Dawn of Freedom Operations Room (غرفة عمليات فجر الحرية), also known as Fajr al-Hurriya Operations Room, was a Syrian militant operations room that was led by the Turkish-backed Syrian National Army during the Syrian civil war, specifically against both the Syrian Arab Army, the Syrian Democratic Forces and their regiments.

== History ==
Three days after the 2024 Syrian opposition offensives, on 30 November 2024, the Syrian National Army announced the establishment of the Dawn of Freedom Operations Room, named after the Operation Dawn of Freedom with the goal of capturing as much territory from the Syrian Democratic Forces, Syrian Arab Army, Russian and Iranian backed forces. They announced this in Aleppo, as they vowed to liberate all Syrian government and Iranian-backed militia held areas. After its establishment the Dawn of Freedom Operations room pushed north and east of Aleppo after it was taken over by Hayat Tahrir al-Sham, with the operations room taking Tell Rifaat from the Kurdish militants. Though the Dawn of Freedom Operations Room are allies with Hayat Tahrir al-Sham, they later condemned Hayat Tahrir al-Sham for seizing a thermal power station from the Sultan Murad Division in a statement released by the official WhatsApp channel of the organization. The member units of the Dawn of Freedom Operations Room are Sultan Suleiman Shah Division, the Sultan Murad Division, the Liberation and Construction Movement with many others belonging to the Syrian National Army.

=== Manbij offensive ===
After the defeat of most of the Syrian government forces in the north Syrian National Army controlled areas, the Dawn of Freedom Operations Room launched an offensive in Manbij where they subsequently seized control of areas south of Manbij.
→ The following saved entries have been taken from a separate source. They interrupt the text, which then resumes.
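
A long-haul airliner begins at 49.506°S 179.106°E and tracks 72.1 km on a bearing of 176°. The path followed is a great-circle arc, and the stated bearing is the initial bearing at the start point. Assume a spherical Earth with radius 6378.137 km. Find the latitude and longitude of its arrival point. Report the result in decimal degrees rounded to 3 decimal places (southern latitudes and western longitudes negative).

latitude -50.152°, longitude 179.177°

δ = 72.1/6378.137 = 0.011304 rad (0.6477°).
With φ₁ = -49.506° = -0.864043 rad and θ = 176° = 3.071779 rad:
Applying the spherical law of cosines for sides, sin φ₂ = sin φ₁ cos δ + cos φ₁ sin δ cos θ = -0.767748, so φ₂ = -50.152°.
Then Δλ = atan2(0.000512, 0.416084) = 0.001231 rad, from sin θ sin δ cos φ₁ over cos δ − sin φ₁ sin φ₂.
λ₂ = λ₁ + Δλ = 179.177°.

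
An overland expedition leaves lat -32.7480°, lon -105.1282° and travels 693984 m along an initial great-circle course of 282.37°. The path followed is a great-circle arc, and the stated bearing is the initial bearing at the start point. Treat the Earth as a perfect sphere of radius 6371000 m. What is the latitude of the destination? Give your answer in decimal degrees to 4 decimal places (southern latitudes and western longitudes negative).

Central angle δ = d/R = 0.108929 rad.
With φ₁ = -32.7480° = -0.571560 rad and θ = 282.37° = 4.928286 rad:
Applying the spherical law of cosines for sides, sin φ₂ = sin φ₁ cos δ + cos φ₁ sin δ cos θ = -0.518152, so φ₂ = -31.2083°.
Then Δλ = atan2(-0.089311, 0.713782) = -0.124477 rad, from sin θ sin δ cos φ₁ over cos δ − sin φ₁ sin φ₂.
λ₂ = λ₁ + Δλ = -112.2602°.

latitude -31.2083°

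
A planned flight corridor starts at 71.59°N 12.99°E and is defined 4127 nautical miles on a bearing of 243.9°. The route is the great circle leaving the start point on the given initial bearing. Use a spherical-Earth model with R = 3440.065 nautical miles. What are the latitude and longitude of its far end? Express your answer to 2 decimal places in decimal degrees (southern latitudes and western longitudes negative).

Angular distance δ = d/R = 4127 / 3440.065 = 1.199687 rad.
Converting: φ₁ = 1.249481 rad, θ = 4.256858 rad.
sin φ₂ = sin φ₁ cos δ + cos φ₁ sin δ cos θ = (0.948821)(0.362650) + (0.315815)(0.931925)(-0.439939) = 0.214609
φ₂ = asin(0.214609) = 0.216291 rad = 12.39°.
Δλ = atan2( sin θ sin δ cos φ₁ , cos δ − sin φ₁ sin φ₂ ) = atan2(-0.264304, 0.159025) = -1.029147 rad = -58.97°.
λ₂ = 12.99° + -58.97° = -45.98°.

latitude 12.39°, longitude -45.98°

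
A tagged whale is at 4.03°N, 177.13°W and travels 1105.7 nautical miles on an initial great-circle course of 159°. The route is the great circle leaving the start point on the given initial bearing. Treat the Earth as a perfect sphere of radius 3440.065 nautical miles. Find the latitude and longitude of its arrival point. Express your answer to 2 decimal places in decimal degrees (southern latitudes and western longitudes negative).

latitude -13.15°, longitude -170.45°

Central angle δ = d/R = 0.321418 rad.
With φ₁ = 4.03° = 0.070337 rad and θ = 159° = 2.775074 rad:
sin φ₂ = sin φ₁ cos δ + cos φ₁ sin δ cos θ = (0.070279)(0.948788) + (0.997527)(0.315913)(-0.933580) = -0.227521
φ₂ = asin(-0.227521) = -0.229531 rad = -13.15°.
Then Δλ = atan2(0.112933, 0.964778) = 0.116526 rad, from sin θ sin δ cos φ₁ over cos δ − sin φ₁ sin φ₂.
λ₂ = λ₁ + Δλ = -170.45°.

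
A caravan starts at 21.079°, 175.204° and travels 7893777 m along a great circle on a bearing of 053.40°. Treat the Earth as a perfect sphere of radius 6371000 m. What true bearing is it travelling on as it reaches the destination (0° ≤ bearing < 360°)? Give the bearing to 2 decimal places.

final bearing 101.97°

δ = 7893777/6371000 = 1.239017 rad (70.9904°).
Converting: φ₁ = 0.367898 rad, θ = 0.932006 rad.
Applying the spherical law of cosines for sides, sin φ₂ = sin φ₁ cos δ + cos φ₁ sin δ cos θ = 0.643138, so φ₂ = 40.026°.
Δλ = atan2( sin θ sin δ cos φ₁ , cos δ − sin φ₁ sin φ₂ ) = atan2(0.708245, 0.094418) = 1.438265 rad = 82.406°.
λ₂ = 175.204° + 82.406° = 257.610°, normalized to (−180°, 180°] → -102.390°.
The forward bearing on arrival equals the back-azimuth from the destination plus 180°.
Back-azimuth from P₂ (40.03°, -102.39°) to P₁ (21.08°, 175.20°), with Δλ' = λ₁ − λ₂ = 277.59°: atan2( sin Δλ' cos φ₁ , cos φ₂ sin φ₁ − sin φ₂ cos φ₁ cos Δλ' ) = 281.97°.
Final bearing = (281.97° + 180°) mod 360° = 101.97°.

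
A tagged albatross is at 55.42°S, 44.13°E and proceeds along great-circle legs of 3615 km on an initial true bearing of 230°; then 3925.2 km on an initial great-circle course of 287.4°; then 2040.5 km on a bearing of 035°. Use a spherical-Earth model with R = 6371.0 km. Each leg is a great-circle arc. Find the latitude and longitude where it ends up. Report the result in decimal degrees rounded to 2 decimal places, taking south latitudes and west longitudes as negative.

Apply the spherical direct solution leg by leg, carrying full precision between legs.
Leg 1: from (-55.42°, 44.13°), δ = 3615/6371 = 0.567415 rad, θ = 230° → φ = -62.92°, λ = -20.62°.
Leg 2: from (-62.92°, -20.62°), δ = 3925.2/6371 = 0.616104 rad, θ = 287.4° → φ = -40.39°, λ = -67.01°.
Leg 3: from (-40.39°, -67.01°), δ = 2040.5/6371 = 0.320279 rad, θ = 35° → φ = -24.75°, λ = -55.54°.

latitude -24.75°, longitude -55.54°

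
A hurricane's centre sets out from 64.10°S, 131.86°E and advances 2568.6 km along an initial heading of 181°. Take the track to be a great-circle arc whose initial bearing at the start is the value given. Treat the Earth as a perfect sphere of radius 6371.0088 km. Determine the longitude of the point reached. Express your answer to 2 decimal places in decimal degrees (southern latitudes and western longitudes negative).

The arc subtends δ = 2568.6/6371.0088 = 0.403170 rad at the centre.
Start latitude φ₁ = -1.118756 rad; initial bearing θ = 3.159046 rad.
Applying the spherical law of cosines for sides, sin φ₂ = sin φ₁ cos δ + cos φ₁ sin δ cos θ = -0.998780, so φ₂ = -87.17°.
Then Δλ = atan2(-0.002991, 0.021362) = -0.139108 rad, from sin θ sin δ cos φ₁ over cos δ − sin φ₁ sin φ₂.
Hence λ₂ = 131.86° + -7.97° = 123.89°.

longitude 123.89°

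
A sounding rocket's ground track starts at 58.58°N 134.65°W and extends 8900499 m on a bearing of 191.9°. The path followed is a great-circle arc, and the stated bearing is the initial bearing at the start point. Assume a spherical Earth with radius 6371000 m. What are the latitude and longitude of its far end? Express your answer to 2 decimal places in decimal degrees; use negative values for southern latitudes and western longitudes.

latitude -20.79°, longitude -147.20°

The arc subtends δ = 8900499/6371000 = 1.397033 rad at the centre.
Start latitude φ₁ = 1.022414 rad; initial bearing θ = 3.349287 rad.
sin φ₂ = sin φ₁ cos δ + cos φ₁ sin δ cos θ = (0.853369)(0.172890) + (0.521308)(0.984941)(-0.978509) = -0.354884
φ₂ = asin(-0.354884) = -0.362790 rad = -20.79°.
Δλ = atan2( sin θ sin δ cos φ₁ , cos δ − sin φ₁ sin φ₂ ) = atan2(-0.105877, 0.475737) = -0.218985 rad = -12.55°.
λ₂ = λ₁ + Δλ = -147.20°.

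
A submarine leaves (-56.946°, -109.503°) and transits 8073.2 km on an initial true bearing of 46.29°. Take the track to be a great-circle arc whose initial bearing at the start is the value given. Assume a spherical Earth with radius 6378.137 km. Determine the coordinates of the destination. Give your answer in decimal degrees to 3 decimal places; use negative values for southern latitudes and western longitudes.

latitude 6.187°, longitude -65.594°

The arc subtends δ = 8073.2/6378.137 = 1.265761 rad at the centre.
Converting: φ₁ = -0.993895 rad, θ = 0.807913 rad.
sin φ₂ = sin φ₁ cos δ + cos φ₁ sin δ cos θ = (-0.838157)(0.300326) + (0.545429)(0.953836)(0.691009) = 0.107777
φ₂ = asin(0.107777) = 0.107986 rad = 6.187°.
Then Δλ = atan2(0.376061, 0.390660) = 0.766359 rad, from sin θ sin δ cos φ₁ over cos δ − sin φ₁ sin φ₂.
λ₂ = -109.503° + 43.909° = -65.594°.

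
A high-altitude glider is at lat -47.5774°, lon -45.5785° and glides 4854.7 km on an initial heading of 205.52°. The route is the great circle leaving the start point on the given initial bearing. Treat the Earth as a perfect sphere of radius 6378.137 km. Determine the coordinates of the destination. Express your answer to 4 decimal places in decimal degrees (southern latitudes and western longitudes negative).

latitude -72.6283°, longitude -130.0151°

δ = 4854.7/6378.137 = 0.761147 rad (43.6105°).
With φ₁ = -47.5774° = -0.830382 rad and θ = 205.52° = 3.587001 rad:
Destination latitude: φ₂ = arcsin( sin φ₁ cos δ + cos φ₁ sin δ cos θ ) = arcsin(-0.954388) = -72.6283°.
Δλ = atan2( sin θ sin δ cos φ₁ , cos δ − sin φ₁ sin φ₂ ) = atan2(-0.200465, 0.019526) = -1.473697 rad = -84.4366°.
Hence λ₂ = -45.5785° + -84.4366° = -130.0151°.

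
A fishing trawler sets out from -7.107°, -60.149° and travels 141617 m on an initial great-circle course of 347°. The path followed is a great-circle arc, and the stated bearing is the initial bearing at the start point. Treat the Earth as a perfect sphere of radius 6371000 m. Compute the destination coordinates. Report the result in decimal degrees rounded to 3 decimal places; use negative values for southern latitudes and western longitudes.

latitude -5.866°, longitude -60.437°

Angular distance δ = d/R = 141617 / 6371000 = 0.022228 rad.
Converting: φ₁ = -0.124041 rad, θ = 6.056293 rad.
Applying the spherical law of cosines for sides, sin φ₂ = sin φ₁ cos δ + cos φ₁ sin δ cos θ = -0.102202, so φ₂ = -5.866°.
For the longitude increment, Δλ = atan2( sin θ sin δ cos φ₁, cos δ − sin φ₁ sin φ₂ ) = atan2(-0.004961, 0.987108) = -0.288°.
λ₂ = λ₁ + Δλ = -60.437°.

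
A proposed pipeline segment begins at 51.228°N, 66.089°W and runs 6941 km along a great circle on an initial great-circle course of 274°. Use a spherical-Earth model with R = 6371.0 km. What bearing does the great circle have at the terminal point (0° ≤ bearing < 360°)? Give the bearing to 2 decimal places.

final bearing 222.96°

δ = 6941/6371 = 1.089468 rad (62.4219°).
Converting: φ₁ = 0.894097 rad, θ = 4.782202 rad.
Destination latitude: φ₂ = arcsin( sin φ₁ cos δ + cos φ₁ sin δ cos θ ) = arcsin(0.399662) = 23.557°.
For the longitude increment, Δλ = atan2( sin θ sin δ cos φ₁, cos δ − sin φ₁ sin φ₂ ) = atan2(-0.553720, 0.151363) = -74.711°.
Hence λ₂ = -66.089° + -74.711° = -140.800°.
The forward bearing on arrival equals the back-azimuth from the destination plus 180°.
Back-azimuth from P₂ (23.56°, -140.80°) to P₁ (51.23°, -66.09°), with Δλ' = λ₁ − λ₂ = 74.71°: atan2( sin Δλ' cos φ₁ , cos φ₂ sin φ₁ − sin φ₂ cos φ₁ cos Δλ' ) = 42.96°.
Final bearing = (42.96° + 180°) mod 360° = 222.96°.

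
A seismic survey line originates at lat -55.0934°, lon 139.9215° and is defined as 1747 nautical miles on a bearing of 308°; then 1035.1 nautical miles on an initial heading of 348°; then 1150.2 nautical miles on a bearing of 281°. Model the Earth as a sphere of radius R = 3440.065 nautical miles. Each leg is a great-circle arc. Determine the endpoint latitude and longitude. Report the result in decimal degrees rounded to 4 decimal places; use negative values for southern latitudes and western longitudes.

latitude -11.6670°, longitude 89.8376°

Apply the spherical direct solution leg by leg, carrying full precision between legs.
Leg 1: from (-55.0934°, 139.9215°), δ = 1747/3440.065 = 0.507839 rad, θ = 308° → φ = -33.0428°, λ = 112.7189°.
Leg 2: from (-33.0428°, 112.7189°), δ = 1035.1/3440.065 = 0.300895 rad, θ = 348° → φ = -16.1263°, λ = 109.0412°.
Leg 3: from (-16.1263°, 109.0412°), δ = 1150.2/3440.065 = 0.334354 rad, θ = 281° → φ = -11.6670°, λ = 89.8376°.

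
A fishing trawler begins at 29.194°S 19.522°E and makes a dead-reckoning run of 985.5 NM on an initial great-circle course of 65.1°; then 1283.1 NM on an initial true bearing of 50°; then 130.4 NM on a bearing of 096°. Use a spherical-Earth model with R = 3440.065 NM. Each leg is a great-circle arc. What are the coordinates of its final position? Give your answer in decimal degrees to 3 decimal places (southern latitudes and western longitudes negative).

latitude -7.163°, longitude 54.004°

Apply the spherical direct solution leg by leg, carrying full precision between legs.
Leg 1: from (-29.194°, 19.522°), δ = 985.5/3440.065 = 0.286477 rad, θ = 65.1° → φ = -21.348°, λ = 35.495°.
Leg 2: from (-21.348°, 35.495°), δ = 1283.1/3440.065 = 0.372987 rad, θ = 50° → φ = -6.941°, λ = 51.827°.
Leg 3: from (-6.941°, 51.827°), δ = 130.4/3440.065 = 0.037906 rad, θ = 96° → φ = -7.163°, λ = 54.004°.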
This was met with resistance from the Manbij Military Council of the Syrian Democratic Forces with clashes happening between the operations room and the Syrian Democratic Forces on the frontlines of Tokhar, Awn Dadat, Arab Hassan Kabir and Al-Arimah with support from Turkish drone strikes against the Syrian Democratic Forces. The Syrian Democratic Forces has escalated their fight with Turkish backed groups during this offensive and during this offensive, the shift of focus between the Syrian Arab Army and its allies to the Syrian Democratic Forces was prevalent.

Despite accusations of anti-Kurdish sentiment, the Dawn of Freedom Operations Room has denied these claims and stated that the Kurdish people are their "brothers".